The simplest lie is omission: the viewer can't know it if you don't show it. To demonstrate, let's use a short real estate promo that purports to document a home for sale. You linger over the big master bedroom suite, peruse every feature of the remodeled kitchen, lovingly survey the family room (fireplace, bar, etc.). But the other two bedrooms and the living room are never on-screen (in truth because they're each no more than eight feet square). Did you misrepresent these rooms? Perish the thought! You merely didn't include them. But did this omission misrepresent the property? You betcha.

Fibbing Within the Shot

Even when you do tape something you can still omit unwanted material by using the power of the frame: the border around the screen that acts as an information gatekeeper. Through judicious framing, your video can show the home's lovely front yard, while excluding the roof that needs replacing, not to mention the 1948 single-wide trailer that's rusting away next door.
And while we're framing creatively, let's jazz up the backyard by placing a long flower box out of frame in the foreground. The colorful blooms waving gently across the bottom of the screen conceal the bare dirt behind them; and since you've framed off their planter box, the flowers seem to be growing in the ground.
"Golf course view," says the ad, and sure enough, it's right there on the screen. But viewers can't tell that the fairway's a mile distant because the intervening housing tract is concealed below the frame line.
Scaling reinforces the country club scam. A telephoto lens makes the golf course appear much closer than it is. On the other hand, if you want to scale something farther rather than closer, try a wide-angle view. With an ultra-wide lens to inflate it, you might want to shoot that tiny living room after all. (For a textbook demonstration of this technique, look at the photos of trailer and motor home interiors in RV magazines; then compare them with the ground plans.)

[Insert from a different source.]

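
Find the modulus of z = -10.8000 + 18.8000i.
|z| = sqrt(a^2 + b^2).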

While looking at RV ads, study the exotic landscapes that are supposedly outside the windows of these rigs. Many are inserted by compositing, a technique available to video editors as well as still photographers. In the old days, convincing chromakey was unavailable to consumers; but with patience and digital post you can put your spouse on Mt. Everest.
In short, through framing, scaling and compositing, a savvy video editor can tell big lies within single shots.